Потом вернулась, выключила звук, села в той же кабинке и дала себе минуту очухаться. Пускай зрители думают, что у нее запор. Плевать. Где бы ни была сейчас Энни, наверняка она плачет. Мэй и сама всхлипывала, проклинала Энни, проклинала и эту блондинку до последнего ее блондинистого дюйма, и ее узколобую полномочность. Да, Энни работает в «Сфере» дольше — подумаешь. Они теперь равные, а Энни не может с этим смириться. Придется ее заставить.

* * *

В поликлинику Мэй вошла в 14:02.

— Привет, Мэй, — сказала доктор Вильялобос, встретив ее в вестибюле. — Пульс, я вижу, нормальный, а пробежалась ты так, что зрителям, наверное, досталась любопытная статистика. Пойдем.

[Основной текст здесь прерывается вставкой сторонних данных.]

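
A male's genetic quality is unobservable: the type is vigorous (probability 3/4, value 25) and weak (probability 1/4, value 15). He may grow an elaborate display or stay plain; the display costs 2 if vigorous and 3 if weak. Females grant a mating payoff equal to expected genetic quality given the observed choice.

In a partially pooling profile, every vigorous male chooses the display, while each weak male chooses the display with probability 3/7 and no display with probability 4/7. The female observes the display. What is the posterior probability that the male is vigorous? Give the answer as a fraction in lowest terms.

7/8

P(the display) = (3/4)·1 + (1/4)·(3/7) = 6/7.
By Bayes' rule, P(vigorous | the display) = (3/4) / (6/7) = 7/8.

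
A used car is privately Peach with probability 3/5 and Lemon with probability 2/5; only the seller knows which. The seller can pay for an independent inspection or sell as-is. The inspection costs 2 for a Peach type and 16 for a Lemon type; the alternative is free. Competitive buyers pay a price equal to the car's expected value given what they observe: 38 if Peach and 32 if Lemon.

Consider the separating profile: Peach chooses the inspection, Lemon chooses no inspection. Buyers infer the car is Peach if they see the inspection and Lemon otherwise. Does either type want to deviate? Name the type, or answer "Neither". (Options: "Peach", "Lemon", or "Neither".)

Neither

The inspection pays 38; no inspection pays 32.
Peach: assigned the inspection, nets 38 − 2 = 36; deviating to no inspection nets 32.
Lemon: assigned no inspection, nets 32; deviating to the inspection nets 38 − 16 = 22.
Both types strictly prefer their assigned action; no profitable deviation.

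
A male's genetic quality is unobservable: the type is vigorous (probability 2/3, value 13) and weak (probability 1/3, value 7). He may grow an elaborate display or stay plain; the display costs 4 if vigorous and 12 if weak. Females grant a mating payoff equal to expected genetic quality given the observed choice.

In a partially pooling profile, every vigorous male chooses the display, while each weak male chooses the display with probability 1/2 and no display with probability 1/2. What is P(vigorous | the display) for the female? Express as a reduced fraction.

4/5

P(the display) = (2/3)·1 + (1/3)·(1/2) = 5/6.
By Bayes' rule, P(vigorous | the display) = (2/3) / (5/6) = 4/5.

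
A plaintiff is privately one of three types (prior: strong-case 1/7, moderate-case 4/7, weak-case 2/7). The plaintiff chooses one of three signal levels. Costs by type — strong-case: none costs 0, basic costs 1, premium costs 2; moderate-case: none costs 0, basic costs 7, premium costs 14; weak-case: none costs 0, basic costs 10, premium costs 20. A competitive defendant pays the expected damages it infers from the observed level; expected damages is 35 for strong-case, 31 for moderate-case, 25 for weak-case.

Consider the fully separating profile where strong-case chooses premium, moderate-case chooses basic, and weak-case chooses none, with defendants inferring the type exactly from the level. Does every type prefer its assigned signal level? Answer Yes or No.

No

Separating settlements: premium → 35, basic → 31, none → 25.
strong-case (assigned premium): none: 25 − 0 = 25; basic: 31 − 1 = 30; premium: 35 − 2 = 33. strong-case stays.
moderate-case (assigned basic): none: 25 − 0 = 25; basic: 31 − 7 = 24; premium: 35 − 14 = 21. moderate-case prefers none.
weak-case (assigned none): none: 25 − 0 = 25; basic: 31 − 10 = 21; premium: 35 − 20 = 15. weak-case stays.
At least one type deviates; the separating profile fails.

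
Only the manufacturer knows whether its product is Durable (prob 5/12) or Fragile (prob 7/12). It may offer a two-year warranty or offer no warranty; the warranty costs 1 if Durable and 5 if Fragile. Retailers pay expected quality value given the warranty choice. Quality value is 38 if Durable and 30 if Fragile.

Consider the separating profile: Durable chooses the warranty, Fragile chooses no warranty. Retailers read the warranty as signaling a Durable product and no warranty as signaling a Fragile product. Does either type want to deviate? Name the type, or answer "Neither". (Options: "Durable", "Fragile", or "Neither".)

The warranty pays 38; no warranty pays 30.
Durable: assigned the warranty, nets 38 − 1 = 37; deviating to no warranty nets 30.
Fragile: assigned no warranty, nets 30; deviating to the warranty nets 38 − 5 = 33.
The Fragile type gains 3 by deviating.

Fragile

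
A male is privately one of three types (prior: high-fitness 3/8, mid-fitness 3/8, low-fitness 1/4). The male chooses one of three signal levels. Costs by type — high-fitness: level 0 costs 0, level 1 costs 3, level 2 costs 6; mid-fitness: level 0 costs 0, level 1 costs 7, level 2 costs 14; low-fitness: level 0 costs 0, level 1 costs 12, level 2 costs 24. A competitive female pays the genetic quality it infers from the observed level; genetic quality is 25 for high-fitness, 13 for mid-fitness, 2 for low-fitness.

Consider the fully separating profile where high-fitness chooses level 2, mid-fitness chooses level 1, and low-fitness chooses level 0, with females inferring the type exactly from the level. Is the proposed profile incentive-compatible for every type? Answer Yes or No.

No

Separating mating payoffs: level 2 → 25, level 1 → 13, level 0 → 2.
high-fitness (assigned level 2): level 0: 2 − 0 = 2; level 1: 13 − 3 = 10; level 2: 25 − 6 = 19. high-fitness stays.
mid-fitness (assigned level 1): level 0: 2 − 0 = 2; level 1: 13 − 7 = 6; level 2: 25 − 14 = 11. mid-fitness prefers level 2.
low-fitness (assigned level 0): level 0: 2 − 0 = 2; level 1: 13 − 12 = 1; level 2: 25 − 24 = 1. low-fitness stays.
At least one type deviates; the separating profile fails.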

Не стоило, конечно, удивляться, что доктор Вильялобос тоже стала любимицей публики. Пышная фигура, знойные глаза, голос как гармоника — на экране она была не человек, а вулкан. О таком враче мечтали все, особенно гетеросексуальные мужчины. С появлением «АУтенТы» о непотребных комментариях лучше забыть, если хочешь сохранить работу или семью, и доктором Вильялобос восторгались утонченнее, но все равно демонстративно. «Приятно видеть доброго доктора!» — написал какой-то мужчина, едва Мэй зашла в кабинет. «Да начнется осмотр!» — высказалась другая душа, посмелее. Доктор Вильялобос разыгрывала деловитый профессионализм, но, кажется, тоже наслаждалась. Сегодня она надела блузу на молнии, немало открыв щедрую грудь, — на приличной дистанции ничего, но в объективе Мэй выходило отчасти непристойно.

— Итак, показатели у тебя хороши, — сказала доктор Вильялобос.

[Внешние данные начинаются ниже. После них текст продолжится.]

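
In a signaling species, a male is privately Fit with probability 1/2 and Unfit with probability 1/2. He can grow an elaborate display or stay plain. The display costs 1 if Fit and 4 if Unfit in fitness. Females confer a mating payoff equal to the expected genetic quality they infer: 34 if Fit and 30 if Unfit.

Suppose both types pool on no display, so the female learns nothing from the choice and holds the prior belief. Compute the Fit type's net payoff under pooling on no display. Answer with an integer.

Pooled mating payoff = 1/2·34 + 1/2·30 = 32.
Fit pays no cost for no display, so net payoff = 32.

32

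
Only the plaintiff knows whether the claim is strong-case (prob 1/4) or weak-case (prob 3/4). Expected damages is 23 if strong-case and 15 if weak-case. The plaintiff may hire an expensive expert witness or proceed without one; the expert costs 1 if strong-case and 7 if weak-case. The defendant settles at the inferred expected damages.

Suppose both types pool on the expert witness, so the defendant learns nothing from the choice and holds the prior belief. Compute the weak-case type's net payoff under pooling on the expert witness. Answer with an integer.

Pooled settlement = 1/4·23 + 3/4·15 = 17.
weak-case pays cost 7 for the expert witness, so net payoff = 17 − 7 = 10.

10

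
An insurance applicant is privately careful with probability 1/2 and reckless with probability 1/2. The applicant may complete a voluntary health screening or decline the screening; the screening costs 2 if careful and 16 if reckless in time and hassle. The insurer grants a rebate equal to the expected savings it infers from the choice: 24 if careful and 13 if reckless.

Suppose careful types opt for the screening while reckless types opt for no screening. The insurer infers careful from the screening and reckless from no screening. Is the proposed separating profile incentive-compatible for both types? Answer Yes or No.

Under these beliefs, the screening earns rebate 24 and no screening earns rebate 13.
careful: the screening nets 24 − 2 = 22; no screening nets 13. careful prefers the screening.
reckless: the screening nets 24 − 16 = 8; no screening nets 13. reckless prefers no screening.
Neither type deviates, so the separating profile is an equilibrium.

Yes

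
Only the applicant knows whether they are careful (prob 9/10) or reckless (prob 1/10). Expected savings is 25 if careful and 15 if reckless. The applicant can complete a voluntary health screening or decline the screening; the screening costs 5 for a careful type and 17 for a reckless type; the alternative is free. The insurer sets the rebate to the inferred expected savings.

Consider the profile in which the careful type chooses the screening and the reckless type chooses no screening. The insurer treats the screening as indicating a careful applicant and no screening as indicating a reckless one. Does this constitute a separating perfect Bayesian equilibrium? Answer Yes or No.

Yes

Under these beliefs, the screening earns rebate 25 and no screening earns rebate 15.
careful: the screening nets 25 − 5 = 20; no screening nets 15. careful prefers the screening.
reckless: the screening nets 25 − 17 = 8; no screening nets 15. reckless prefers no screening.
Neither type deviates, so the separating profile is an equilibrium.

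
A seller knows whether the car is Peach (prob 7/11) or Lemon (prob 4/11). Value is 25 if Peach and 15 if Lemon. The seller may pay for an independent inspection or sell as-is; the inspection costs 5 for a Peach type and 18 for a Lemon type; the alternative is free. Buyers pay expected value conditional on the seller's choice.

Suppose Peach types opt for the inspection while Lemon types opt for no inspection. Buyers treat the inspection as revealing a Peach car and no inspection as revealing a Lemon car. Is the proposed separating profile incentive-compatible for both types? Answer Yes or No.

Yes

Under these beliefs, the inspection earns price 25 and no inspection earns price 15.
Peach: the inspection nets 25 − 5 = 20; no inspection nets 15. Peach prefers the inspection.
Lemon: the inspection nets 25 − 18 = 7; no inspection nets 15. Lemon prefers no inspection.
Neither type deviates, so the separating profile is an equilibrium.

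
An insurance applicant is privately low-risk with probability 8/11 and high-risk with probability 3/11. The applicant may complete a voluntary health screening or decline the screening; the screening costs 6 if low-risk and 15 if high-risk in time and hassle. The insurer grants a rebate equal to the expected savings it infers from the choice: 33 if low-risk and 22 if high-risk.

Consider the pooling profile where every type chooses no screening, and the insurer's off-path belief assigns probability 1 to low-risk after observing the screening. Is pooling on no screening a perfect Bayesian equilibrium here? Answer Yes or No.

On path, the insurer holds the prior and pays 8/11·33 + 3/11·22 = 30. Off path (the screening), believing low-risk, it pays 33.
low-risk: no screening nets 30; the screening nets 33 − 6 = 27. low-risk stays.
high-risk: no screening nets 30; the screening nets 33 − 15 = 18. high-risk stays.
No type deviates, so pooling is sustained.

Yes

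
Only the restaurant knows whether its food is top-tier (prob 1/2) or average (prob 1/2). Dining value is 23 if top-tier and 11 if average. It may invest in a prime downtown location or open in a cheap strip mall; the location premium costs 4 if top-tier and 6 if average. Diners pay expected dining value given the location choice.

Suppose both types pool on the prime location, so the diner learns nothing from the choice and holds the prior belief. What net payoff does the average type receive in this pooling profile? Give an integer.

Pooled price premium = 1/2·23 + 1/2·11 = 17.
average pays cost 6 for the prime location, so net payoff = 17 − 6 = 11.

11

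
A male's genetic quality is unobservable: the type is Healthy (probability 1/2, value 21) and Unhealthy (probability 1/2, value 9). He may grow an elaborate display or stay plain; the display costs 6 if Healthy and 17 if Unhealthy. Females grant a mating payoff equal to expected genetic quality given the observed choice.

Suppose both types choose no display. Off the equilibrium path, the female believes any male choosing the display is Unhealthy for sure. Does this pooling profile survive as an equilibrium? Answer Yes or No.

On path, the female holds the prior and pays 1/2·21 + 1/2·9 = 15. Off path (the display), believing Unhealthy, it pays 9.
Healthy: no display nets 15; the display nets 9 − 6 = 3. Healthy stays.
Unhealthy: no display nets 15; the display nets 9 − 17 = -8. Unhealthy stays.
No type deviates, so pooling is sustained.

Yes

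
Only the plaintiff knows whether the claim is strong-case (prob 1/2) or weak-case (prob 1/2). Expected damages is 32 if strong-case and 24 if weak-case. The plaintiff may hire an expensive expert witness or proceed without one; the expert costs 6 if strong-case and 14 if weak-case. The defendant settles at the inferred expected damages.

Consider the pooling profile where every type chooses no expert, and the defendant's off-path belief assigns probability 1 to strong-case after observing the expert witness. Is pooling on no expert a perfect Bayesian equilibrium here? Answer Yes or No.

On path, the defendant holds the prior and pays 1/2·32 + 1/2·24 = 28. Off path (the expert witness), believing strong-case, it pays 32.
strong-case: no expert nets 28; the expert witness nets 32 − 6 = 26. strong-case stays.
weak-case: no expert nets 28; the expert witness nets 32 − 14 = 18. weak-case stays.
No type deviates, so pooling is sustained.

Yes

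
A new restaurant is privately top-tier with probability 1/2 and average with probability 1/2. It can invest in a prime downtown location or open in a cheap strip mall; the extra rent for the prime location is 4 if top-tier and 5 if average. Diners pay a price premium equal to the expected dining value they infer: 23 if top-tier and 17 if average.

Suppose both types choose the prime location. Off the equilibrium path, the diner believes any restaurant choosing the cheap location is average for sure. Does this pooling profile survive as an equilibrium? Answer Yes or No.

On path, the diner holds the prior and pays 1/2·23 + 1/2·17 = 20. Off path (the cheap location), believing average, it pays 17.
top-tier: the prime location nets 20 − 4 = 16; the cheap location nets 17. top-tier would deviate.
average: the prime location nets 20 − 5 = 15; the cheap location nets 17. average would deviate.
A type deviates, so pooling fails.

No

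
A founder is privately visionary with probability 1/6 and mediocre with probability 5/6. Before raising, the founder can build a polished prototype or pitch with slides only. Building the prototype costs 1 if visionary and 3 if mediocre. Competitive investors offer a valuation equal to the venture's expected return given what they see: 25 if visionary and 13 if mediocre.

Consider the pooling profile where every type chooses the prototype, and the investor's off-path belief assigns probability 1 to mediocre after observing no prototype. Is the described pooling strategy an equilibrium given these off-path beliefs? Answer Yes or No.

On path, the investor holds the prior and pays 1/6·25 + 5/6·13 = 15. Off path (no prototype), believing mediocre, it pays 13.
visionary: the prototype nets 15 − 1 = 14; no prototype nets 13. visionary stays.
mediocre: the prototype nets 15 − 3 = 12; no prototype nets 13. mediocre would deviate.
A type deviates, so pooling fails.

No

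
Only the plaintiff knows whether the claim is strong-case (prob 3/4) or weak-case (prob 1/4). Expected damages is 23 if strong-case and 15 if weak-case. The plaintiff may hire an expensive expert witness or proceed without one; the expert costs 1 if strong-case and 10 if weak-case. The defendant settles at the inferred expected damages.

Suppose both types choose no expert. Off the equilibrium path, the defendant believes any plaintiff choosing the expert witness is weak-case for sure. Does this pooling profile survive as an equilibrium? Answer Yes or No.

Yes

On path, the defendant holds the prior and pays 3/4·23 + 1/4·15 = 21. Off path (the expert witness), believing weak-case, it pays 15.
strong-case: no expert nets 21; the expert witness nets 15 − 1 = 14. strong-case stays.
weak-case: no expert nets 21; the expert witness nets 15 − 10 = 5. weak-case stays.
No type deviates, so pooling is sustained.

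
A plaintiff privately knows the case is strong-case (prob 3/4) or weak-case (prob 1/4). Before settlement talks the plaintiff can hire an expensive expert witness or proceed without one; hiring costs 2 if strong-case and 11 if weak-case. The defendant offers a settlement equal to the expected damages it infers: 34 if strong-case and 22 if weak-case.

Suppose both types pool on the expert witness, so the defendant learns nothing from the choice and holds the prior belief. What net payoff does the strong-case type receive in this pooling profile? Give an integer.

Pooled settlement = 3/4·34 + 1/4·22 = 31.
strong-case pays cost 2 for the expert witness, so net payoff = 31 − 2 = 29.

29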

Мэй сидела на смотровом столе, доктор стояла перед нею. Мэй проверила на запястье, что видят зрители, и убедилась, что мужчины останутся довольны. Как будто сообразив, что картинка чересчур провокационна, доктор Вильялобос отвернулась к стенному монитору. На экране отображались несколько сотен величин.